El Muro del Malecón como se lhe conhece é uma faixa de concreto que se eleva, ora calçadão ora parapeito contra ondas, e estende-se por vários quilômetros passando por bairros mais frequentados por turistas  entre  o Vedado, Centro Habana  e Habana Vieja. Naquele pedaço tem os hotéis mais famosos e luxuosos da cidade: Hotel Nacional, o Cohiba e o Riviera. Tem bares e praças. Tudo isso do lado oposto do mar.

Não tem areia lá. Um velho recife, gastado e sujo, acompanha aquela construção. Dalí precisamente se combinam as mais belas imagens de espuma quando o mar, na sua fúria, contra-ataca por aquilo que lhe foi roubado.

El Malecón, no extremo oeste, começa onde o Rio Almendares acaba. Um rio poluído de fezes e dejetos industriais. Ali um castelo colonial que resguardava aquele estratégico ponto hoje é um restaurante e casa de shows. O 1830 é um bar de clássicos drinques cubanos sob guarda-sóis com propagandas de cervejas. O som é alto. O cheiro, a pesar do Almendares, é do mar.

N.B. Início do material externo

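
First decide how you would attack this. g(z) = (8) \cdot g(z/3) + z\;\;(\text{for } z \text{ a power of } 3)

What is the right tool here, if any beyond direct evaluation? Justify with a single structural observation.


Technique: the master substitution — the argument shrinks by the factor 3, so measure the index on a logarithmic scale and the recursion becomes a shift.


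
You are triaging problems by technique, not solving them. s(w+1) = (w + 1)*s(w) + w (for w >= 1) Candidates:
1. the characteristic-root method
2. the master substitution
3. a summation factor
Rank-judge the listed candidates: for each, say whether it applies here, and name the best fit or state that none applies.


Method: a summation factor — an index-dependent multiplier w + 1 rules out characteristic roots; a summation factor converts it to a pure difference.
- the characteristic-root method: the coefficients change with the index, which the root method cannot absorb.
- the master substitution — with no divided-index recursive call, reindexing by powers of a base buys nothing.
- a summation factor — a fit — the right tool for this form.


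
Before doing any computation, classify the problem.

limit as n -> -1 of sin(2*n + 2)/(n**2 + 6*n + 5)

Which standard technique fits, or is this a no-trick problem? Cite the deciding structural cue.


Diagnosis: l'Hôpital's rule (0/0) — the 0/0 form at -1 is the signature situation for l'Hôpital's rule. A local series expansion at the point resolves it as well; the rule is the packaged version of that step.


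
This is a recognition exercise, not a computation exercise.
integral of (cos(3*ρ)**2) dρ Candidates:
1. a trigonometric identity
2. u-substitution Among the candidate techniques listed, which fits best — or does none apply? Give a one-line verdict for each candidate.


Best approach: a trigonometric identity — reduce cos(3*ρ)**2 with the power-reduction formula and the integral becomes first-degree trigonometry.
- a trigonometric identity: yes, a natural case for it.
- u-substitution — no subexpression of the integrand pairs with its own derivative as a factor — individual terms may offer their own substitutions, but any change of variable covering the whole integral would have to be constructed from outside the expression.


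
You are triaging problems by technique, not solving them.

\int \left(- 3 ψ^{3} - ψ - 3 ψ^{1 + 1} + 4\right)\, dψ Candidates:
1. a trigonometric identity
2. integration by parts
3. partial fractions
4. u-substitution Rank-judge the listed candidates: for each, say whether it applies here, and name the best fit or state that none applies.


Technique: no special technique — every term is a constant multiple of a power of ψ; term-wise power-rule integration needs no preliminary transformation.
- a trigonometric identity — there is no trigonometric structure at all — the integrand carries no sine or cosine to rewrite.
- integration by parts: splitting off a factor buys nothing — the integrand integrates directly without parts.
- partial fractions: the expression is not a ratio of polynomials that decomposes further.
- u-substitution — no substitution does more than relabel what direct integration already handles.


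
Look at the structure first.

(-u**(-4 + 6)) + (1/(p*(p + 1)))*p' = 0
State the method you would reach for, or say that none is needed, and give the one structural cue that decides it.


Best approach: separation of variables — separating collects all p-dependence with the derivative and leaves all u-dependence opposite: variables separate. A Bernoulli substitution applies to this equation as given; separation takes the same equation in its displayed form.


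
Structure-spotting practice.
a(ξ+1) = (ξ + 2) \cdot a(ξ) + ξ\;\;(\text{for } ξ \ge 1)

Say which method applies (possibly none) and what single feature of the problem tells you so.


Method: a summation factor — it is first-order linear but the coefficient ξ + 2 depends on the index, so multiply through by a summation factor to telescope it.


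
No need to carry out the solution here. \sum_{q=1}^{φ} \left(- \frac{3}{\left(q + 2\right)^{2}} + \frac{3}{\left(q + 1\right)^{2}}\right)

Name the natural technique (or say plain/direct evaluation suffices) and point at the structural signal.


Verdict: telescoping — the generic term is a one-step difference of \frac{3}{\left(q + 1\right)^{2}}, so partial sums shortcut to endpoint evaluation.


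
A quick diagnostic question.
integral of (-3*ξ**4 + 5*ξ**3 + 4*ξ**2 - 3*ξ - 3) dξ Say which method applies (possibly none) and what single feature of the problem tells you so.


Best approach: no special technique — the integrand is a sum of constant multiples of powers of ξ — integrate term by term.


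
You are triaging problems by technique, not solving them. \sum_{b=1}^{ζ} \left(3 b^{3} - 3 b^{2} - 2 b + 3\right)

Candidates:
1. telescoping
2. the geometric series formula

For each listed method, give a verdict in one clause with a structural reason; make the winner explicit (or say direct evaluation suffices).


Technique: no special technique — this is bookkeeping, not technique: standard formulas for sums of constant-multiple powers of b apply termwise.
- telescoping — the summand is not presented as a shifted difference — a telescoping rewrite may exist, but the displayed structure does not offer one.
- the geometric series formula: no single multiplier carries one term to the next throughout the sum.


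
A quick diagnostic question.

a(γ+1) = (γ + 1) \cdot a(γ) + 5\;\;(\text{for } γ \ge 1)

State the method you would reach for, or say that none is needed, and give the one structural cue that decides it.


Technique: a summation factor — one-term recursion with variable weight γ + 1 is solved by product normalization, not by root-finding.


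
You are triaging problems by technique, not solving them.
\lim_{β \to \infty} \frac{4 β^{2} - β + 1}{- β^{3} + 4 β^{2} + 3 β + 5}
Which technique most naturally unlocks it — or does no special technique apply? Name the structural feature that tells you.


Technique: dominant-term comparison — divide through by the highest power of β; every lower-order term dies and the dominant terms decide the limit. Differentiating the expression as a single quotient would eventually settle it as well; matching dominant growth settles it immediately.


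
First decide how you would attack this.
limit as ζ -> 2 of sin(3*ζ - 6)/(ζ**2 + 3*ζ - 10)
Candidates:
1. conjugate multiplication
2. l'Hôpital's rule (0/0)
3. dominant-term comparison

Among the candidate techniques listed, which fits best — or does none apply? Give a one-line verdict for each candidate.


Diagnosis: l'Hôpital's rule (0/0) — both numerator and denominator vanish at 2: the genuine 0/0 indeterminate that l'Hôpital exists for. One could equally expand both pieces locally and compare leading terms; the rule does that in one stroke.
- conjugate multiplication — the conjugate move applies to radical differences, which this is not.
- l'Hôpital's rule (0/0): yes, a natural case for it.
- dominant-term comparison — no ranking of term growth rates resolves the limit here.


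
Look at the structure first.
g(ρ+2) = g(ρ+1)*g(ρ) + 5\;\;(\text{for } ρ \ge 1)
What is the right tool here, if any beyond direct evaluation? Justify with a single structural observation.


Verdict: no special technique — once the recursion is nonlinear, characteristic roots, master substitutions, and summation factors are all off the table.


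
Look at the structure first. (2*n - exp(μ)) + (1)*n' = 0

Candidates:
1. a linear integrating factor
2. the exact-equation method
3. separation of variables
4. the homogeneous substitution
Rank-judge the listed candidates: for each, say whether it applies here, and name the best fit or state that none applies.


Technique: a linear integrating factor — first power of n, nonzero forcing: the integrating-factor recipe applies verbatim with p = 2.
- a linear integrating factor: applies; the problem has the shape this method handles.
- the exact-equation method — the cross partial derivatives disagree, so no single potential exists.
- separation of variables: no division isolates the independent variable from the unknown.
- the homogeneous substitution: the slope does not depend on the ratio of the variables alone.


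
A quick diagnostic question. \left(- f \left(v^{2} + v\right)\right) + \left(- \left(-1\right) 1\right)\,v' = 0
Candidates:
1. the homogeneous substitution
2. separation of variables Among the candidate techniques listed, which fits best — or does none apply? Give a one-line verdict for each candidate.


Method: separation of variables — solved for the derivative, the right side splits multiplicatively into a function of each variable alone — divide and integrate each side. This doubles as a Bernoulli equation in the unknown as written; dividing and integrating works on it directly.
- the homogeneous substitution: solved for the derivative, the right side changes under joint scaling of the two variables.
- separation of variables — a fit — the right tool for this form.


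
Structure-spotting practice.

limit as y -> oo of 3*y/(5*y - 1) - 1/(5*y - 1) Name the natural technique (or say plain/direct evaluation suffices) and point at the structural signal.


Best approach: dominant-term comparison — growth-rate triage: the leading powers of y decide the limit, everything else is noise. Viewed as a single quotient this is an ∞/∞ form — an at-infinity application of l'Hôpital's rule would also resolve it; comparing leading growth reads the answer without differentiating.


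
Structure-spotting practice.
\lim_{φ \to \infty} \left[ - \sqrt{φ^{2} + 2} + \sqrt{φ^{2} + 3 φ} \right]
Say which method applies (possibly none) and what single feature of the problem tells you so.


Method: conjugate multiplication — both pieces blow up but their difference is finite; the conjugate trick rationalizes \sqrt{φ^{2} + 3 φ} - \sqrt{φ^{2} + 2}.


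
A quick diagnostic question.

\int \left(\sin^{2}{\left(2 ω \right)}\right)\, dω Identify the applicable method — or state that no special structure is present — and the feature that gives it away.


Method: a trigonometric identity — even powers like \sin^{2}{\left(2 ω \right)} never integrate directly; the half-angle identity lowers the degree first.


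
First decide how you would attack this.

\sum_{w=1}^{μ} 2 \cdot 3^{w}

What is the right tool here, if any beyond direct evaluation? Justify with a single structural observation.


Verdict: the geometric series formula — the ratio of consecutive terms is the constant 3, independent of the index — a geometric sum.


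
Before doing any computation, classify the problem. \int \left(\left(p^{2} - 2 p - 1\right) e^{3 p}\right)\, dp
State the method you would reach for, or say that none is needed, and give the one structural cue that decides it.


Diagnosis: integration by parts — differentiate p^{2} - 2 p - 1, integrate e^{3 p}: each pass lowers the polynomial degree, so parts terminates.


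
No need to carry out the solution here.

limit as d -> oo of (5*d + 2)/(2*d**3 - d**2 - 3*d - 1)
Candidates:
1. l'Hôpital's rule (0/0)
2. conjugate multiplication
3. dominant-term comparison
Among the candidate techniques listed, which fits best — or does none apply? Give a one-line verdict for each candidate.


Diagnosis: dominant-term comparison — as d grows, only the highest-degree terms matter — compare leading terms and read the limit off.
- l'Hôpital's rule (0/0) — viewed as a single quotient this runs to ∞/∞, not the 0/0 clash this candidate addresses; an at-infinity variant of the rule would resolve it, but comparing leading growth reads the answer without differentiating.
- conjugate multiplication — there is no infinity-minus-infinity radical difference to rationalize.
- dominant-term comparison: yes — fits the structure here.


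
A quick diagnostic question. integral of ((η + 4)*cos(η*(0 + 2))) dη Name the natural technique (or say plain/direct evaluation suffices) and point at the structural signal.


Best approach: integration by parts — differentiate η + 4, integrate cos(η*(0 + 2)): each pass lowers the polynomial degree, so parts terminates.


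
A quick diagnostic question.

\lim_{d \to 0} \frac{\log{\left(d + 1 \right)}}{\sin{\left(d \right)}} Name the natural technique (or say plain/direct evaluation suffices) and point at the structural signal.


Diagnosis: l'Hôpital's rule (0/0) — the 0/0 form at 0 is the signature situation for l'Hôpital's rule. Expanding numerator and denominator to first order gives the same value — the rule automates exactly that.


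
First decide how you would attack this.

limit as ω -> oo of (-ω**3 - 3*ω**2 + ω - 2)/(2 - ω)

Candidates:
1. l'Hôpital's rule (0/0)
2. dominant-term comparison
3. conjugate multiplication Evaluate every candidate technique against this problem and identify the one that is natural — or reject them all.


Method: dominant-term comparison — growth-rate triage: the leading powers of ω decide the limit, everything else is noise.
- l'Hôpital's rule (0/0) — no 0/0 form appears: written as one quotient, top and bottom both grow without bound, and the ratio is decided by their leading terms.
- dominant-term comparison: yes, a natural case for it.
- conjugate multiplication: no divergent radical difference is present for a conjugate pair to cancel.


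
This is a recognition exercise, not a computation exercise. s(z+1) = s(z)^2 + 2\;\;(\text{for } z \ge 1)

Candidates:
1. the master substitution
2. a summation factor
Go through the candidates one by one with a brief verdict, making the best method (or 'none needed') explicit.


Verdict: no special technique — this one you iterate or analyze qualitatively: the nonlinearity defeats linear solution methods.
- the master substitution — the recursive argument is a shift of the index, not a fixed fraction of it.
- a summation factor: the recursion is nonlinear — outside the first-order linear family a summation factor addresses.


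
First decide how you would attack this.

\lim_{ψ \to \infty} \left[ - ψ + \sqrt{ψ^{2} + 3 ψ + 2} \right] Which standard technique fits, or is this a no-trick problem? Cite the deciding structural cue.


Verdict: conjugate multiplication — two divergent pieces with a minus sign between them and a radical in the mix: rationalize \sqrt{ψ^{2} + 3 ψ + 2} - ψ before any limit law applies.


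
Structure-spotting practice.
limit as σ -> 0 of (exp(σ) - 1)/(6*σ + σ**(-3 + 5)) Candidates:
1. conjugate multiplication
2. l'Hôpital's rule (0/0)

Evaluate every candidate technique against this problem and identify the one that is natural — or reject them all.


Verdict: l'Hôpital's rule (0/0) — numerator and denominator both vanish at 0 — a genuine 0/0 form, which is exactly when l'Hôpital applies. One could equally expand both pieces locally and compare leading terms; the rule does that in one stroke.
- conjugate multiplication: the conjugate move applies to radical differences, which this is not.
- l'Hôpital's rule (0/0) — yes — fits the structure here.


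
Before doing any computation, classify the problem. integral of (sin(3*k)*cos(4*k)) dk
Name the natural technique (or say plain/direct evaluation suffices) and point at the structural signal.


Technique: a trigonometric identity — two sinusoids at different rates multiply in sin(3*k)*cos(4*k); the product-to-sum identity uncouples them.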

Várias das mais importantes avenidas da cidade começam – ou terminam – lá: Avenida del Prado, La Rampa ou Calle 23, Avenida de Los Presidentes ou Calle G e Paseo. 

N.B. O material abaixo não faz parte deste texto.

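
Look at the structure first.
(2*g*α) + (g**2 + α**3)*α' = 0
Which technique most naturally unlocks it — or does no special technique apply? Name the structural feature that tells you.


Best approach: the exact-equation method — equality of cross partials is the green light — assemble the potential function term by term.


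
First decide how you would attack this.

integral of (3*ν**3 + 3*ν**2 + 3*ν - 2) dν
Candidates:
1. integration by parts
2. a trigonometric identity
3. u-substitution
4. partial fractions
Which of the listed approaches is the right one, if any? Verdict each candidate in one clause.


Method: no special technique — the integrand is a sum of constant multiples of powers of ν — integrate term by term.
- integration by parts: splitting off a factor buys nothing — the integrand integrates directly without parts.
- a trigonometric identity — there is no trigonometric structure at all — the integrand carries no sine or cosine to rewrite.
- u-substitution: any workable substitution here is cosmetic — the integrand is already in directly integrable form.
- partial fractions — there is no rational-function structure to decompose.


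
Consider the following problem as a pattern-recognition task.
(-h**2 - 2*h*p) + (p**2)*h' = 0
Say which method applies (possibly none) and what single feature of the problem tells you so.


Verdict: the homogeneous substitution — solved for the derivative, the right side is unchanged under scaling p and h together — it depends only on the ratio h/p, so substitute a single ratio variable. A Bernoulli substitution is a fair alternative on this equation directly; the homogeneous reading takes it as given.


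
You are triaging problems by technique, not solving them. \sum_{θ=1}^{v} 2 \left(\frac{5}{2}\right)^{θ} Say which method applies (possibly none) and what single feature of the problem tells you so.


Technique: the geometric series formula — each term is \frac{5}{2} times the previous one, so the geometric-series formula applies directly.


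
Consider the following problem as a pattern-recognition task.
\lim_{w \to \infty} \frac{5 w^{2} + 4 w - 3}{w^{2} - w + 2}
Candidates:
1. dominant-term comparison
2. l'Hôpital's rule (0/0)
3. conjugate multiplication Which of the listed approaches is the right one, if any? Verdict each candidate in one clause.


Best approach: dominant-term comparison — growth-rate triage: the leading powers of w decide the limit, everything else is noise.
- dominant-term comparison — applies; the problem has the shape this method handles.
- l'Hôpital's rule (0/0): as a single quotient the expression runs to ∞/∞ at the limit point — an at-infinity form of the rule would apply, though the leading-growth comparison is the direct reading.
- conjugate multiplication — the conjugate move applies to radical differences, which this is not.


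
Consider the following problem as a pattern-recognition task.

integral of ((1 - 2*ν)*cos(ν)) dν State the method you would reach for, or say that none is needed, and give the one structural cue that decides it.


Verdict: integration by parts — 1 - 2*ν dies after finitely many derivatives while cos(ν) cycles under integration — the tabular/parts setup.


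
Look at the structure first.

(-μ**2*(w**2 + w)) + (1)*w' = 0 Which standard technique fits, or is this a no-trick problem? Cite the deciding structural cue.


Diagnosis: separation of variables — a product of single-variable factors, μ**2 and w**2 + w — the textbook separable form. This doubles as a Bernoulli equation in the unknown as written; dividing and integrating works on it directly.


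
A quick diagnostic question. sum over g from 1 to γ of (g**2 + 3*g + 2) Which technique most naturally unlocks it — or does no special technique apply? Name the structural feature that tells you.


Diagnosis: no special technique — the summand is a plain polynomial in g (expanding first if it arrives factored); standard power-sum formulas evaluate it term by term.


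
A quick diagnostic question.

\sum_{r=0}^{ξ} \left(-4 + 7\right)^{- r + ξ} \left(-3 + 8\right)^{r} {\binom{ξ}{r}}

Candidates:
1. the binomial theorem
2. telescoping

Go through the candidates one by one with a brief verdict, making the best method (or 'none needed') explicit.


Technique: the binomial theorem — {\binom{ξ}{r}} weighting matched powers of (-3 + 8) and (-4 + 7) is the expanded form of ((-3 + 8) + (-4 + 7))^ξ — fold it back up.
- the binomial theorem: a fit — the right tool for this form.
- telescoping — as presented, consecutive terms share no shifted copy to cancel against — no rewrite is on display to change that.


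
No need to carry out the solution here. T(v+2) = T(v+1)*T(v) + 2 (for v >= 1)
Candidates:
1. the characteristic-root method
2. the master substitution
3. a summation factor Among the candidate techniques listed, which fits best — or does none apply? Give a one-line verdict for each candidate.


Best approach: no special technique — nonlinear feedback in the recursion rules out every root- or factor-based technique.
- the characteristic-root method — the recursion is nonlinear in the sequence values, so no linear-modes ansatz applies.
- the master substitution: the recursion shifts the index rather than dividing it.
- a summation factor — no summation factor applies — the rule is not linear in the sequence values.


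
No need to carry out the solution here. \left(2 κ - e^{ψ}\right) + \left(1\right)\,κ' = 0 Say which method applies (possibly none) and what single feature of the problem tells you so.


Method: a linear integrating factor — linear in the unknown with genuine forcing: multiply through by the exponential of the integrated coefficient and the left side closes into one derivative.


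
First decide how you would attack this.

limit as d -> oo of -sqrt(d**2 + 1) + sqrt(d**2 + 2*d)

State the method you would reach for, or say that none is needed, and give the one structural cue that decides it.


Method: conjugate multiplication — turning the difference into a conjugate-rationalized ratio makes the limit readable.


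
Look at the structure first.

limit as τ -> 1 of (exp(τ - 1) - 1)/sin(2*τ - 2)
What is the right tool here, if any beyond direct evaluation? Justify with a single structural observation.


Technique: l'Hôpital's rule (0/0) — both numerator and denominator vanish at 1: the genuine 0/0 indeterminate that l'Hôpital exists for. The standard small-argument limits would also carry it; the rule is the systematic route.


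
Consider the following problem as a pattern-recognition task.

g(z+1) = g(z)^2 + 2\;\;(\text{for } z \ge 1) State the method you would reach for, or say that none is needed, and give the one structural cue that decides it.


Best approach: no special technique — no ansatz, no master substitution, no summation factor survives the nonlinearity here.


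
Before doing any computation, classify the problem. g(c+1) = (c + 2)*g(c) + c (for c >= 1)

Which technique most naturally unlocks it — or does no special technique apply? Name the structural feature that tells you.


Technique: a summation factor — because the multiplier c + 2 is index-dependent, divide through by its running product and sum the resulting differences.


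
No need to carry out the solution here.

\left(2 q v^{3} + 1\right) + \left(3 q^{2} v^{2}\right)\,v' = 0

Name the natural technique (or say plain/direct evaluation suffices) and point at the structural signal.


Diagnosis: the exact-equation method — equality of cross partials is the green light — assemble the potential function term by term.


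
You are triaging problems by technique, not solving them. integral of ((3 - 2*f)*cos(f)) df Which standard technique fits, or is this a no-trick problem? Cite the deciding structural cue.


Verdict: integration by parts — differentiate 3 - 2*f, integrate cos(f): each pass lowers the polynomial degree, so parts terminates.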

Do lado do Muro é comum o povo, os turistas e o povo que vive do turista, ficar sentado olhando pro mar.

Lembre-se a menos de 200 kilómetros daquele ponto, e do outro lado do Estreito da Flórida, fica o ponto mais meridional do American Dream – aquele pesadelo. Dalí, nos anos noventa, muita gente se lançou em balsas feitas de pneus, tabuas, garrafas pet com agua e comida empacotada à procura do que seria uma vida melhor. Alguns não chegaram. Os outros, podem-se achar, de uma certa forma, heróes.

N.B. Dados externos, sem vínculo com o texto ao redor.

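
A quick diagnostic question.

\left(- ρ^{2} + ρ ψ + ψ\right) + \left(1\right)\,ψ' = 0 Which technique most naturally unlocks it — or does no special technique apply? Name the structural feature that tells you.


Diagnosis: a linear integrating factor — the unknown enters only to the first power against a nonzero forcing term — the integrating-factor template applies directly.


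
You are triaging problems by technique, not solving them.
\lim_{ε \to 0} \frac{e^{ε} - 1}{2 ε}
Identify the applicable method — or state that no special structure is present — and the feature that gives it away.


Verdict: l'Hôpital's rule (0/0) — numerator and denominator both vanish at 0 — a genuine 0/0 form, which is exactly when l'Hôpital applies. A first-order expansion at the point is an equally standard path; the rule packages it.


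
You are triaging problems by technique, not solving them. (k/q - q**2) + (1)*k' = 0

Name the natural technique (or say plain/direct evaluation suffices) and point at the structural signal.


Diagnosis: a linear integrating factor — the unknown enters only to the first power against a nonzero forcing term — the integrating-factor template applies directly.


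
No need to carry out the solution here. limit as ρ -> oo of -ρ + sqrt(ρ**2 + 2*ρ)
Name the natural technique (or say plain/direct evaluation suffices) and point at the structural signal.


Technique: conjugate multiplication — this difference gives up after one conjugate multiplication — the radical structure cancels against its conjugate.


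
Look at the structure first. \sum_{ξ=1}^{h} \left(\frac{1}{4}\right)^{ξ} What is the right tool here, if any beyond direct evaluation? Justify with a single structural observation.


Verdict: the geometric series formula — each summand is the previous one scaled by \frac{1}{4}; that constant multiplier is itself the geometric structure.


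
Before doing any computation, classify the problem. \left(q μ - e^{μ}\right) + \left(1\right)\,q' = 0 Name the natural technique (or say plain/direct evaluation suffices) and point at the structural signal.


Method: a linear integrating factor — first power of q, nonzero forcing: the integrating-factor recipe applies verbatim with p = μ.


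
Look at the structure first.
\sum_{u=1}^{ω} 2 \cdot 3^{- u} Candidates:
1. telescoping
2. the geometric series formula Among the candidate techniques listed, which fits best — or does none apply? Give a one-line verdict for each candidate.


Verdict: the geometric series formula — consecutive terms stand in a fixed index-free ratio — the geometric sum formula closes it.
- telescoping: the terms as presented offer no neighboring cancellation — a telescoping rewrite may exist, but the displayed structure does not hand one over.
- the geometric series formula — a fit — the right tool for this form.


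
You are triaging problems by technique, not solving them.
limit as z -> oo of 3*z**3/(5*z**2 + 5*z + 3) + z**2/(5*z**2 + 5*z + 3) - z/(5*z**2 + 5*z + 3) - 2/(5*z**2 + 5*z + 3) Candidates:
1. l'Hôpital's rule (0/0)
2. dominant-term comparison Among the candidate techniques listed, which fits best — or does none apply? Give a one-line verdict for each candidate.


Best approach: dominant-term comparison — growth-rate triage: the leading powers of z decide the limit, everything else is noise.
- l'Hôpital's rule (0/0) — no 0/0 form appears: written as one quotient, top and bottom both grow without bound, and the ratio is decided by their leading terms.
- dominant-term comparison — yes — fits the structure here.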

Andando por aquele calçadão, porque aquele Malecón só faz sentido se você transitar por lá, você vai conhecer pescadores que não acreditam na poluição do mar e ainda tem várias teorias sobre o aquecimento global. Vai conhecer casais se beijando, brigando, tentando se reconciliar. Vai vê-los dormindo abraçados sob o Sol ou se cobrindo juntos da última onda que tentou ultrapassar aquele paredão. Vai escutar duetos, de violão e voz, o repertorio clássico do Son cubano – especifico aqui que Son é o ritmo base das principais vertentes da música popular cubana, um ritmo para dançar à dois, sem se importar com o roce entre os dois parceiros. Vai comprar cucuruchode amendoim, docinhos, flores plásticas ou reais. Vai escutar boas e belas ofertas de sexo para todos os gostos e desgostos.

Daí eu aposto, se você foi a La Habana e não foi ver o pôr-do-sol sobre El Muro, se você não escutar a trilha sonora de sua viagem desenhada por aquelas ondas batendo perto de você, se você não virou a noite e sentiu aquele friozinho da manhã, reconsidere voltar na cidade. Você nunca esteve lá!.